Mr. Reish looks at the Reg BI mandate that consideration of cost be included in an evaluation of a recommendation as part of meeting the Care Obligation. His example is:
A broker-dealer offers two S&P 500 index funds with essentially no differences except that one has a 50-basis point expense ratio and the other has a 75-basis point expense ratio. While it is theoretically possible that some difference in features or benefits could justify the additional cost, no examples come to mind in this case. Remember, the issue is whether it would be in the best interest of a retail investor to recommend the more expensive 75 bps version.
He specifically notes that, “The only difference, from the customer’s perspective, is that one is more expensive than the other, meaning that the return for the customer will be lower.” Without stating whether it is his opinion, Reish states:
One might argue that the broker-dealer and its advisor should be able to recommend the more expensive option if it pays more compensation and if the additional compensation is reasonable. However, the adopting releases for the proposed and final Reg BI focus on the best interest of the customer. As a result, the likely interpretation of Reg BI is that the lower cost alternative should be recommended, assuming that the investment is otherwise identical.
Reg 187, if it applied to this transaction, would leave no doubt as to the outcome. NY’s concept of best interest includes that only the interests of the consumer can be considered (§224.4(b)(1)). There is no room for an argument that the higher compensation is reasonable and therefore possibly acceptable. Disclosure of the higher compensation cannot cure any consideration. The agent under NY’s standard cannot even consider his or her own compensation in making a recommendation.
I put forward this similar example, but focus on Reg 187’s standard:
An insurance agent offers two annuities with absolutely no difference in the cost, features and benefits from the consumer’s perspective and the issuing carriers each have the same rating. The only difference between the two relates to the compensation. To make it a more extreme example, let’s say even the amount of compensation is the same, but one company has, in the agent’s experience, paid more quickly than the other.
Under Reg 187, if the agent considers the fact that payment is likely to be faster with one company than the other and recommends the quick-payer’s annuity product, there is a violation of the duty of producers with respect to sales transactions in NY. This is so even though the products are identical from the consumer’s perspective. In the Reg BI example, the higher expense ratio will make the customer’s return lower. That is not the case here. The practice of paying compensation faster does not in any way impact the performance of the product from the NY consumer’s perspective. But the “consideration” of that fact by the agent constitutes a breach of the Reg 187 duty of care.

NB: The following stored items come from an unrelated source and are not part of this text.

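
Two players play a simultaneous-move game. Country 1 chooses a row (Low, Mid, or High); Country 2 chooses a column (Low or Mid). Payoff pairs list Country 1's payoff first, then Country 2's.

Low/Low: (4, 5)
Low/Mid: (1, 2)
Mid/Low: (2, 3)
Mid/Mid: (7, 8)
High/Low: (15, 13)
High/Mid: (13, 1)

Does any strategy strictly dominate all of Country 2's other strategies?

No strictly dominant strategy

A strategy is strictly dominant if it gives Country 2 a strictly higher payoff than every other strategy, against every choice by the opponent.
Low is not dominant: against Mid, Mid gives 8 > 3.
Mid is not dominant: against Low, Low gives 5 > 2.
No single strategy is best against every opponent action.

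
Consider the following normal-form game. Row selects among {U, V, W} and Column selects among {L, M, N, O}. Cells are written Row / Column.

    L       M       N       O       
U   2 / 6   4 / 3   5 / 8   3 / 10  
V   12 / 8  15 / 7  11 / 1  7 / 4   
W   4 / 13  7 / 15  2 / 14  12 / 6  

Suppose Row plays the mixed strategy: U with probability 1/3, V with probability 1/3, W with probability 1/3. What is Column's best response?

L

Column's best reply maximizes expected payoff against the mix.
L: (1/3)·6 + (1/3)·8 + (1/3)·13 = 9
M: (1/3)·3 + (1/3)·7 + (1/3)·15 = 25/3
N: (1/3)·8 + (1/3)·1 + (1/3)·14 = 23/3
O: (1/3)·10 + (1/3)·4 + (1/3)·6 = 20/3
Highest expected payoff is 9, from L.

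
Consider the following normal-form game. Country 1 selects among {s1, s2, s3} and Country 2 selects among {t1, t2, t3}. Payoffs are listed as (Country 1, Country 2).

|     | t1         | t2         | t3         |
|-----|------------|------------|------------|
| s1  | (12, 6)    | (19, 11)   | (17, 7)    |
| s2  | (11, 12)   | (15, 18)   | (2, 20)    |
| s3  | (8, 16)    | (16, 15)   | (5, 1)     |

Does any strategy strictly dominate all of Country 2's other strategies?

No strictly dominant strategy

Check whether one of Country 2's strategies beats all alternatives regardless of what the opponent does.
t1 is not dominant: against s1, t2 gives 11 > 6.
t2 is not dominant: against s2, t3 gives 20 > 18.
t3 is not dominant: against s1, t2 gives 11 > 7.
No single strategy is best against every opponent action.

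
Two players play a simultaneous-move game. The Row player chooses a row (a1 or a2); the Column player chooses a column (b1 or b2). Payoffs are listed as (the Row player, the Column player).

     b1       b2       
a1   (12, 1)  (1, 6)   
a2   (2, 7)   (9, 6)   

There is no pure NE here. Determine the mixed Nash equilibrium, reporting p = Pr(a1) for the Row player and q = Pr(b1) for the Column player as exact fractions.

p = 1/6, q = 4/9

In a mixed NE each player is indifferent between their pure strategies, so the opponent's mix sets the indifference.
The Column player indifferent between b1 and b2: p·1 + (1−p)·7 = p·6 + (1−p)·6 ⟹ 7 + (-6)p = 6 + 0p ⟹ p = 1/6.
The Row player indifferent between a1 and a2: q·12 + (1−q)·1 = q·2 + (1−q)·9 ⟹ 1 + 11q = 9 + (-7)q ⟹ q = 4/9.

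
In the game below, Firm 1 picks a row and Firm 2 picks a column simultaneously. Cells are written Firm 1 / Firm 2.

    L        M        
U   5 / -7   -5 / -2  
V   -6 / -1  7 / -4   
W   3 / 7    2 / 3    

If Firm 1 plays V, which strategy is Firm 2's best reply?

L

With Firm 1 fixed at V, Firm 2's payoffs are: L → -1, M → -4.
The maximum is -1, achieved by L.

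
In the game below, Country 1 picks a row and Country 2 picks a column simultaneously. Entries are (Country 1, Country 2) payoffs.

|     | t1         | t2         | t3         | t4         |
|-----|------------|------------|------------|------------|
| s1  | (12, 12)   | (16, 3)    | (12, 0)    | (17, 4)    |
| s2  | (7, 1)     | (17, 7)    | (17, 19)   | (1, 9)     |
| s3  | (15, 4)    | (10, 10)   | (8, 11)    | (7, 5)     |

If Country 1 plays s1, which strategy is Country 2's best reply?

t1

With Country 1 fixed at s1, Country 2's payoffs are: t1 → 12, t2 → 3, t3 → 0, t4 → 4.
The maximum is 12, achieved by t1.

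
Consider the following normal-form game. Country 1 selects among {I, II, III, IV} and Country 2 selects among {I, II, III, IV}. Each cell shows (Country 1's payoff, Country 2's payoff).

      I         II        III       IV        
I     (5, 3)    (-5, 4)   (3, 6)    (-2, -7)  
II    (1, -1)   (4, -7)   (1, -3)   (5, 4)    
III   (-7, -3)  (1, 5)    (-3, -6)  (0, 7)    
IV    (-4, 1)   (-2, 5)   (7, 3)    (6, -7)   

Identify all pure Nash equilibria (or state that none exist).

A profile is a Nash equilibrium when each player is best-responding to the other.
Country 1's best responses — vs I: I (payoff 5); vs II: II (payoff 4); vs III: IV (payoff 7); vs IV: IV (payoff 6).
Country 2's best responses — vs I: III (payoff 6); vs II: IV (payoff 4); vs III: IV (payoff 7); vs IV: II (payoff 5).
No cell has both players best-responding. For instance, Country 1's best reply to II is II, but against II Country 2 prefers IV over II.

None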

Of course, it is rarely, if ever, true that two products are identical from the consumer’s perspective. There will almost always be some feature or benefit that is different in some way – after all, that is what much of market competition is about. But thinking about this extreme example illustrates the importance of documenting the features of the product that are the basis for the recommendation. Only if there is substantial documentation of the required basis for a recommendation will a producer be able to rebut an assertion that the impermissible basis – compensation – was “considered.”